MACCRAY puts it on the table: Information session highlights differences as $20 million bond vote nears
MAYNARD — From the high costs associated with operating three school buildings, to the feared harms that could come to two communities where schools might be closed, it was all placed on the tables Tuesday evening.
The MACCRAY School Board hosted its first informal coffee in the library of the West Elementary in Maynard to discuss the upcoming bond referendum. District residents will vote Jan. 7 whether or not to authorize a $20 million bond issue to build an elementary school and theater/auditorium as an addition to the high school in Clara City.
If approved, the East and West elementary schools in Raymond and Maynard would be closed. Funds would be set aside to help the communities find new uses for the buildings, but the possible loss of their schools was clearly a major concern of those decorating the two towns in recent days with bright “vote no” signs.
Larry Macht, Raymond, is among those opposing the bond measure. He and others urged board members to look instead at remodeling the West and East elementary schools. He cited estimates ranging from roughly $12 million to $18 million provided by different architects to show it could be done for less than building what school board members are calling a unified elementary school on the high school campus.
He and others said the remodeled buildings would allow the district to continue providing the best possible education, and keep its students.
Some of the 38 people attending the discussion in Maynard warned that closing the schools would lead many parents to enroll their children elsewhere.
Disenfranchised residents would not be likely to support excess levy measures that are likely to go to voters for renewal in 2015, 2017, and 2019, they warned.
School board members said they do not believe the district can afford to continue operating three schools. Board member Tim Smith said the school’s accountant made the same point only one night earlier when describing the district’s per-student operating costs as higher than those of other districts.
The district would save an estimated $300,000 a year by operating one elementary school in place of the two. That’s nearly $500 per student to improve what can be offered, and it could reduce the amount of excess levies in the future, he said.

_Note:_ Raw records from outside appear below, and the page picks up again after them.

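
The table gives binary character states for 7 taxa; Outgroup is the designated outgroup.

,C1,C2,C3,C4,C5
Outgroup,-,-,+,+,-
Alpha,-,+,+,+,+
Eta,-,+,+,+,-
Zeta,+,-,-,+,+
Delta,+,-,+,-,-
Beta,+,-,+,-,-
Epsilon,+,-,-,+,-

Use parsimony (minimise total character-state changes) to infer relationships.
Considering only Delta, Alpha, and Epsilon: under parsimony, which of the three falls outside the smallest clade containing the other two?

Alpha

Character polarity is set by the outgroup: the derived state is whichever differs from the outgroup's state, so for C3, C4 the derived state is '-', and for the remaining characters it is '+'.
C1: derived state '+' in Beta, Delta, Epsilon, and Zeta only — synapomorphy for {Beta, Delta, Epsilon, Zeta}.
Only Alpha and Eta show the derived state '+' for C2, supporting them as a clade.
C3 (derived state '-') is shared by Epsilon and Zeta — a synapomorphy uniting that clade.
Only Beta and Delta show the derived state '-' for C4, supporting them as a clade.
C5 (state '+') occurs in Alpha and Zeta but conflicts with the nesting implied by the other characters — most parsimoniously interpreted as homoplasy.
Most parsimonious ingroup topology: ((Alpha,Eta),((Zeta,Epsilon),(Delta,Beta))).
Delta and Epsilon share a more recent common ancestor with each other than either does with Alpha, so Alpha is the least closely related of the three.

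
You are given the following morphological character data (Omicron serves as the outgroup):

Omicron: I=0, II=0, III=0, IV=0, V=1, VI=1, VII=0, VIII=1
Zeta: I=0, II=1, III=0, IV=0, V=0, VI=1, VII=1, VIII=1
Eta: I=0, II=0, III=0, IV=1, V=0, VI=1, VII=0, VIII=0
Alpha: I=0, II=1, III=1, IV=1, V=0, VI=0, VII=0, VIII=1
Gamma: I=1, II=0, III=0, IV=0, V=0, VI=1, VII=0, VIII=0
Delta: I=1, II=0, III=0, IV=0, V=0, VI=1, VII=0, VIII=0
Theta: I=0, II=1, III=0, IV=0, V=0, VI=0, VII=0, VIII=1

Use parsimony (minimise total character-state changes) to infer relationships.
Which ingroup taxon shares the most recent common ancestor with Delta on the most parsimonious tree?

Character polarity is set by the outgroup: the derived state is whichever differs from the outgroup's state, so for V, VI, VIII the derived state is '0', and for the remaining characters it is '1'.
I (derived state '1') is shared by Delta and Gamma — a synapomorphy uniting that clade.
Only Alpha, Theta, and Zeta show the derived state '1' for II, supporting them as a clade.
III (derived state '1') is unique to Alpha (autapomorphy; uninformative for grouping).
IV groups Alpha and Eta, which is incompatible with the clades supported by the remaining characters; treating it as convergent (homoplasy) costs fewer steps than any alternative tree.
V (derived state '0') is shared by all ingroup taxa — unites the whole ingroup.
VI (derived state '0') is shared by Alpha and Theta — a synapomorphy uniting that clade.
VII (derived state '1') is unique to Zeta (autapomorphy; uninformative for grouping).
VIII: derived state '0' in Delta, Eta, and Gamma only — synapomorphy for {Delta, Eta, Gamma}.
Most parsimonious ingroup topology: ((Zeta,(Alpha,Theta)),(Eta,(Gamma,Delta))).
Delta and Gamma form a cherry on this tree, so they are sister taxa.

Gamma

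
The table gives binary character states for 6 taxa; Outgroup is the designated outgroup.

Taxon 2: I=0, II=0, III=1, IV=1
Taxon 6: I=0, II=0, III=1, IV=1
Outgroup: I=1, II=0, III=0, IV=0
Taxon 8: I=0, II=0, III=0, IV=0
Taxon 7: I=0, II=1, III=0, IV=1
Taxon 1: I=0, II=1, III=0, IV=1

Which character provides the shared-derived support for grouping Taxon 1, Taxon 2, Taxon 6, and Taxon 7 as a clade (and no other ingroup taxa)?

Character polarity is set by the outgroup: the derived state is whichever differs from the outgroup's state, so for I the derived state is '0', and for the remaining characters it is '1'.
All ingroup taxa share the derived state '0' for I; it defines the ingroup but does not resolve relationships within it.
II: derived state '1' in Taxon 1 and Taxon 7 only — synapomorphy for {Taxon 1, Taxon 7}.
III (derived state '1') is shared by Taxon 2 and Taxon 6 — a synapomorphy uniting that clade.
IV (derived state '1') is shared by Taxon 1, Taxon 2, Taxon 6, and Taxon 7 — a synapomorphy uniting that clade.
Most parsimonious ingroup topology: (((Taxon 2,Taxon 6),(Taxon 1,Taxon 7)),Taxon 8).
The clade {Taxon 1, Taxon 2, Taxon 6, Taxon 7} is supported by IV: its derived state '1' occurs in exactly those taxa and in no other taxon (including the outgroup).

IV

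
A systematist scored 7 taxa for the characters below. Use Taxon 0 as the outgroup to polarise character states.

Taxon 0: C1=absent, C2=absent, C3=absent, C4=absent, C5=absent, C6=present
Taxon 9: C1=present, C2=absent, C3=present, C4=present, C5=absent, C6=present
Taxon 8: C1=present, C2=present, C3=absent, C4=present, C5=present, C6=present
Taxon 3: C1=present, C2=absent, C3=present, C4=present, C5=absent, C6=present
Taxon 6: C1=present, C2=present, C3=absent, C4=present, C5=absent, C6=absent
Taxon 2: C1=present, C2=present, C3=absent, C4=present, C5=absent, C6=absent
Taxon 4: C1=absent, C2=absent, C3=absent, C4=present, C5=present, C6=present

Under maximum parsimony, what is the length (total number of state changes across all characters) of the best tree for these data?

7

Character polarity is set by the outgroup: the derived state is whichever differs from the outgroup's state, so for C6 the derived state is 'absent', and for the remaining characters it is 'present'.
C1 (derived state 'present') is shared by Taxon 2, Taxon 3, Taxon 6, Taxon 8, and Taxon 9 — a synapomorphy uniting that clade.
Only Taxon 2, Taxon 6, and Taxon 8 show the derived state 'present' for C2, supporting them as a clade.
C3: derived state 'present' in Taxon 3 and Taxon 9 only — synapomorphy for {Taxon 3, Taxon 9}.
All ingroup taxa share the derived state 'present' for C4; it defines the ingroup but does not resolve relationships within it.
C5 groups Taxon 4 and Taxon 8, which is incompatible with the clades supported by the remaining characters; treating it as convergent (homoplasy) costs fewer steps than any alternative tree.
C6 (derived state 'absent') is shared by Taxon 2 and Taxon 6 — a synapomorphy uniting that clade.
Most parsimonious ingroup topology: (((Taxon 9,Taxon 3),(Taxon 8,(Taxon 6,Taxon 2))),Taxon 4).
Changes per character on this tree: C1: 1; C2: 1; C3: 1; C4: 1; C5: 2; C6: 1.
Total = 7.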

And, according to Smith and board chairman Lane Schwitters, the district could provide students with a better education with a new building. It would be designed to accommodate modern technology. Its footprint of three classrooms per grade better fits the enrollment needs of the district. Teachers would be able to work together, and students from the entire district would get to know one another right from the start, he and others pointed out.
Both sides voiced differences and frustrations on plenty of other issues as well.
The school district’s claim that 85 percent of school staff responding to a survey support the single elementary proposal is misleading, opponents charged. Only 51 of the district’s 161 employees responded to the survey, they pointed out.
Others voiced frustrations that the concept plans for the building continue to change. “That’s what a lot of seniors are having issues with around here,’’ said Amanda Dack, Maynard. “They don’t really know what they are voting on.’’
Arguments that closing the elementary schools in Maynard and Raymond would harm property values are not based on facts, and put personal interests ahead of district needs, said supporters of the bond measure.
Schwitters said he checked with the Kandiyohi County assessor’s office. He found no evidence of property value declines attributable to the closing of schools in smaller communities in the county.
A majority of school board members said they are committed to the unified elementary proposal. Schwitters said that the board would likely consider putting the bond issue back to the voters a second time if it failed.
“If it’s not passed, there’s no guarantee we’re going to fix the schools,’’ said board member Scott Ruiter. “I for one am not in favor of it.’’
Whether a new building is built or existing schools renovated, it will come down to an increase in taxes for district residents. Either way, the greater share of that burden will fall on agricultural lands, according to interim Superintendent Loren Hacker.
“I think we can talk all day about dollars and taxes, but the vote is going to come down to emotions,’’ said Marv Boike, of rural Maynard. He was among supporters of the issue urging that residents put the needs of the students and district ahead of community interests.
Information on the project, its estimated tax impact and other issues can be found on the school district’s website as well as on a website maintained by opponents:
Board members also hosted a second coffee Tuesday evening in Clara City, and will host a third at 5:30 p.m. Monday in the East Elementary in Raymond.